Entonces entendió el ingeniero aquella partida de dinero que su padre había tenido que dedicar al rescate de su hermano en el Perú, para comprar voluntades, de modo que se echara tierra sobre lo que debió suponer un tremendo escándalo. Quizá la causa de que, a la larga, Gil abandonase la Orden, tras el regreso de su tío a España.
Tanteó Sebastián las palabras, tras devolverle el pliego. ¿Qué decir tras aquella nueva noticia sobre su familia?
Pensó en Álvaro. En lo que debió de sufrir en Madrid, en el escondrijo del palacio de los Fonseca, mientras recibía impotente los indicios que le anunciaban el cerco en torno suyo, cómo iban matando a los conocidos que terminarían por llevar a sus enemigos hasta su amante.

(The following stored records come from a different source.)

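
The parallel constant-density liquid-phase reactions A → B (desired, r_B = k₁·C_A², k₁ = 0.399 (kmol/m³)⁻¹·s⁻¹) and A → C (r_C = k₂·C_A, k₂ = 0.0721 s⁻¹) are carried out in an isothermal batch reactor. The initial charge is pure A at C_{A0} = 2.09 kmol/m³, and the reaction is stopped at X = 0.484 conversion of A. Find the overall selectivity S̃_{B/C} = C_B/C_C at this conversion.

8.49

C_A = C_{A0}(1−X) = 1.078 kmol/m³.
Along a PFR/batch, dC_C/dC_A = −r_C/(r_B+r_C) = −k₂/(k₂+k₁·C_A).
Integrating from C_{A0} to C_A: C_C = (0.0721/0.399)·ln[(0.0721+0.399·2.09)/(0.0721+0.399·1.08)] = 0.1807·ln(0.9060/0.5024) = 0.1066 kmol/m³.
Then C_B = (C_{A0}−C_A) − C_C = 1.012 − 0.1066 = 0.9050 kmol/m³.
S̃_{B/C} = C_B/C_C = 0.9050/0.1066 = 8.49.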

Y se preguntó, de nuevo, qué secretos familiares le esperaban todavía.
Entre sollozos, María de Ondegardo le confesó que su marido se podría haber salvado si ella no hubiese interceptado las cartas que le enviaba Álvaro. Porque en los últimos tiempos sospechó, empezó a leerlas y decidió ocultárselas para romper aquella relación.
—Celos. Horribles celos —se lamentó—. Y la esperanza de que él volviera a mí.
Sin embargo, como a continuación siguió contando su viuda Gil cada vez estaba más alejado, más intranquilo, más en otro lado. Ella había leído las advertencias que Álvaro de Fonseca le hacía a su marido. Eso era verdad. Pero las tomó como argucias de enamorado, intentos de llamar su atención. Hasta que llegó su muerte. Ahora se sentía culpable, incapaz de haber hecho lo que sobradamente manifestaba su tío, que había muerto antes que delatar a Gil, aunque ignorase que ya era demasiado tarde.
—Él le ha demostrado un amor que yo no supe darle —concluyó con un desolado quiebro en la voz.
Escuchó Sebastián todo esto sin saber qué decir. Trató de consolar a la viuda. Y mientras lo hacía, hubo de examinar la situación por puro instinto de supervivencia, considerar el sesgo que aquello iba tomando.
Fue entonces cuando se dio cuenta del error que acababa de cometer. Con su visita a aquella mujer había confirmado al asesino una pista hasta entonces dudosa. Quizá la última que necesitaba.